The range is highly scale-dependent. This means that the measurement it generates very much depends on the size of the values in the dataset. So it's hard to compare ranges across datasets that use different scales.

For example, suppose that somebody told you that 30 students took a test, and the range was 80. Is that high or low? There's no way to tell without more information. If it's a test where the scale is 0-100, then we'd likely consider that to be a high range. But if the test is the SAT (a standardized test for college admissions in the United States), that range would be low indeed, as the scale for the SAT is 400-1600. Because we often want to compare datasets that use different scales to measure roughly the same thing (like test performance), it's inconvenient that the range requires additional context to interpret.

Interpretability is an important consideration when evaluating different ways to measure things. All things being equal, we prefer measurements that are easy to interpret, since the goal of descriptive statistics is to describe datasets in a way that makes them easier to understand.

The range hides everything in between the upper and lower bounds. For variables like net worth or income, most values are going to be within a fairly restricted range, with a long tail of increasingly large values in the billions of dollars. Obviously a single number can do only so much work in characterizing a dataset. But the range applied to this kind of dataset can paint a misleading picture.

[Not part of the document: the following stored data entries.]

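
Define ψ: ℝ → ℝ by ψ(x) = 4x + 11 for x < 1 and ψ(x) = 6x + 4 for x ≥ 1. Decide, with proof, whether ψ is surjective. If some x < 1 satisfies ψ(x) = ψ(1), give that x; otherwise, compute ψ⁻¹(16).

Both pieces are strictly increasing (slopes 4 and 6), so each is injective on its own interval.
The left piece maps (−∞, 1) onto (−∞, 15); the right piece maps [1, ∞) onto [10, ∞).
The union (−∞, 15) ∪ [10, ∞) covers ℝ, so ψ is surjective.
For the follow-up: the images overlap, so an x < 1 with ψ(x) = ψ(1) exists. ψ(1) = 10; solving 4x + 11 = 10 for x < 1 gives x = (10 − 11)/4 = −1/4.

-1/4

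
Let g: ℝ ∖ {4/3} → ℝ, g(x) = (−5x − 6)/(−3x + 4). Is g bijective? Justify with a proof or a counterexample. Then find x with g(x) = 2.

If g(x) = 5/3, cross-multiplying gives −3(−5x − 6) = −5(−3x + 4), which simplifies to 18 = −20 — false.  So 5/3 has no preimage and g is not surjective.
Hence g is not bijective.
Solving g(x) = 2: cross-multiplying gives −5x − 6 = 2(−3x + 4), which rearranges to 1x = 14, so x = 14.

14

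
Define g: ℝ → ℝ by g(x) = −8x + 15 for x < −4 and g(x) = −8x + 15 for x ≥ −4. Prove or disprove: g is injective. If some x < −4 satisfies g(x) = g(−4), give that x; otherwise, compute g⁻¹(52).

Both pieces are strictly decreasing (slopes −8 and −8), so each is injective on its own interval.
The left piece maps (−∞, −4) onto (47, ∞); the right piece maps [−4, ∞) onto (−∞, 47].
These images are disjoint, so no value is attained by both pieces. Thus g is injective.
Because the two images are disjoint, no x < −4 has g(x) = g(−4), so we compute g⁻¹(52): 52 lies in (47, ∞), so solve −8x + 15 = 52: x = (52 − 15)/(−8) = −37/8.

-37/8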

The range is sensitive to outliers (i.e., it isn't robust). This is closely related to the previous concern, but it's a little different. Suppose for example that our fearless set of students took a test, with the following results:

100, 100, 93, 92, 95, 98, 100, 0, 100, 100, 95, 94, 88, 92

Here, everybody received an 88 or higher with one exception: one student received a zero because he was caught cheating. The range would be 100, which is very high. The outlier score of zero has caused the range to generate a measurement that doesn't reflect the actual tightness of the spread. In the same way that the mean is not a robust measurement of central tendency, the range is not a robust measure of spread.

Later we'll learn about the interquartile range, which is a robust version of the range.

Exercises

Exercise 1. What is the range of the following dataset?

91, 392, 44, 153, 20

Exercise 2. Create two datasets that have the same mean but different ranges.

Exercise 3. Create two datasets that have the same range but different means.

Exercise 4. Imagine a geographical dataset with longitude and latitude data, and think about all cities that lie within 50 miles of the equator. How would you describe the range of the latitudes? How about the range of the longitudes?